I'm addressing a sentence-level binary classification task. My data consists of 3 subarrays of tokens: left context, core, and right context.
I used Keras to devise several alternatives of Convolutional Neural Networks and validate which one best fit my problem.
I'm a newbie in Python and Keras and I decided to start with simpler solutions in order to test which changes improve my metrics (accuracy, precision, recall, f1 and auc-roc). The first simplification was regarding input data: I decided to ignore contexts to create a Sequential model of Keras:
_________________________________________________________________
Layer (type) Output Shape Param #
=================================================================
input_1 (InputLayer) (None, 500) 0
_________________________________________________________________
masking_1 (Masking) (None, 500) 0
_________________________________________________________________
embedding_1 (Embedding) (None, 500, 100) 64025600
_________________________________________________________________
conv1d_1 (Conv1D) (None, 497, 128) 51328
_________________________________________________________________
average_pooling1d_1 (Average (None, 62, 128) 0
_________________________________________________________________
dropout_1 (Dropout) (None, 62, 128) 0
_________________________________________________________________
conv1d_2 (Conv1D) (None, 61, 256) 65792
_________________________________________________________________
dropout_2 (Dropout) (None, 61, 256) 0
_________________________________________________________________
conv1d_3 (Conv1D) (None, 54, 32) 65568
_________________________________________________________________
global_max_pooling1d_1 (Glob (None, 32) 0
_________________________________________________________________
dense_1 (Dense) (None, 16) 528
_________________________________________________________________
dropout_3 (Dropout) (None, 16) 0
_________________________________________________________________
dense_2 (Dense) (None, 2) 34
=================================================================
As you can see, I use a fixed size of inputs so I applied a padding preprocessing. I also used an embedding layer with a Word2Vec model.
This model returns the following results:
P 0.875457875
R 0.878676471
F1 0.87706422
AUC-ROC 0.906102654
I wished to implement how to select a subarray of input data inside my CNN by means of Lambda layers.
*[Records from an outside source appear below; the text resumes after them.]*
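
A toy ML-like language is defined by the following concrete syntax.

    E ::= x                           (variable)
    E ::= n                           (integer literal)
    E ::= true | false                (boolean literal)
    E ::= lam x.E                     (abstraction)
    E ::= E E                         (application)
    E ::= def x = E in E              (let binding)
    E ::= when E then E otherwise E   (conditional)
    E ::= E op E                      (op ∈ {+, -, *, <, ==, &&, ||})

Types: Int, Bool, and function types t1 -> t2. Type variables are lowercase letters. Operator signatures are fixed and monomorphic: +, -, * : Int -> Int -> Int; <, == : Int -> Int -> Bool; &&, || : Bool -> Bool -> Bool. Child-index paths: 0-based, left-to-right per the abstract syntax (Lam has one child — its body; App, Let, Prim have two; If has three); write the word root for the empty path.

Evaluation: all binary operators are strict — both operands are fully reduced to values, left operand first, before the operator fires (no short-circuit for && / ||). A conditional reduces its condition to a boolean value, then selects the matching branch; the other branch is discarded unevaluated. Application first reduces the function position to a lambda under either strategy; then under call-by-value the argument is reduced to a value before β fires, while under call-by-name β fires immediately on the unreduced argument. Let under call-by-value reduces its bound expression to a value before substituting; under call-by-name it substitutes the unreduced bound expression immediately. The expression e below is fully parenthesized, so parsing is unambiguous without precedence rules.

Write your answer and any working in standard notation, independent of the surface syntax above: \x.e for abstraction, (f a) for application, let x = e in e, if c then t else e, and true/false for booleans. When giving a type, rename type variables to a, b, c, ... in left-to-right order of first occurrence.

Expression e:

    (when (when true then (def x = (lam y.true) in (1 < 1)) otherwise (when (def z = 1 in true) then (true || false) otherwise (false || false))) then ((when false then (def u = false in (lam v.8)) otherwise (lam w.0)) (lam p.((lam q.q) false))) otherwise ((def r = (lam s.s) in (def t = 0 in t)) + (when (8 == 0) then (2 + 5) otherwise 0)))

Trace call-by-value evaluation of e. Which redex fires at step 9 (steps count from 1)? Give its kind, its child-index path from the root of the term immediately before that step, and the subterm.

Answer: delta at root : (0 + 0)

Derivation:
step 0: (if (if true then (let x = (\y.true) in (1 < 1)) else (if (let z = 1 in true) then (true || false) else (false || false))) then ((if false then (let u = false in (\v.8)) else (\w.0)) (\p.((\q.q) false))) else ((let r = (\s.s) in (let t = 0 in t)) + (if (8 == 0) then (2 + 5) else 0)))
step 1: [if@0] (if (let x = (\y.true) in (1 < 1)) then ((if false then (let u = false in (\v.8)) else (\w.0)) (\p.((\q.q) false))) else ((let r = (\s.s) in (let t = 0 in t)) + (if (8 == 0) then (2 + 5) else 0)))
step 2: [let@0] (if (1 < 1) then ((if false then (let u = false in (\v.8)) else (\w.0)) (\p.((\q.q) false))) else ((let r = (\s.s) in (let t = 0 in t)) + (if (8 == 0) then (2 + 5) else 0)))
step 3: [delta@0] (if false then ((if false then (let u = false in (\v.8)) else (\w.0)) (\p.((\q.q) false))) else ((let r = (\s.s) in (let t = 0 in t)) + (if (8 == 0) then (2 + 5) else 0)))
step 4: [if@root] ((let r = (\s.s) in (let t = 0 in t)) + (if (8 == 0) then (2 + 5) else 0))
step 5: [let@0] ((let t = 0 in t) + (if (8 == 0) then (2 + 5) else 0))
step 6: [let@0] (0 + (if (8 == 0) then (2 + 5) else 0))
step 7: [delta@1.0] (0 + (if false then (2 + 5) else 0))
step 8: [if@1] (0 + 0)
step 9: [delta@root] 0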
I use the following definition of my Lambda layer:
Lambda(lambda x: x[:, 1], output_shape=(500,))(input)
And this is the summary of my new CNN (as you can see it's almost the same than the prior):
_________________________________________________________________
Layer (type) Output Shape Param #
=================================================================
input_1 (InputLayer) (None, 3, 500) 0
_________________________________________________________________
lambda_1 (Lambda) (None, 500) 0
_________________________________________________________________
masking_1 (Masking) (None, 500) 0
_________________________________________________________________
embedding_1 (Embedding) (None, 500, 100) 64025600
_________________________________________________________________
conv1d_1 (Conv1D) (None, 497, 128) 51328
_________________________________________________________________
average_pooling1d_1 (Average (None, 62, 128) 0
_________________________________________________________________
dropout_1 (Dropout) (None, 62, 128) 0
_________________________________________________________________
conv1d_2 (Conv1D) (None, 61, 256) 65792
_________________________________________________________________
dropout_2 (Dropout) (None, 61, 256) 0
_________________________________________________________________
conv1d_3 (Conv1D) (None, 54, 32) 65568
_________________________________________________________________
global_max_pooling1d_1 (Glob (None, 32) 0
_________________________________________________________________
dense_1 (Dense) (None, 16) 528
_________________________________________________________________
dropout_3 (Dropout) (None, 16) 0
_________________________________________________________________
dense_2 (Dense) (None, 2) 34
=================================================================
But the results were disgusting because accuracy stops at 60% and obviously, precision, recall and f1 were too low (< 0.10) regarding the first model results.
I don't know what's happening and I don't know if these networks are more different that I thought.
Any clue regarding this issue?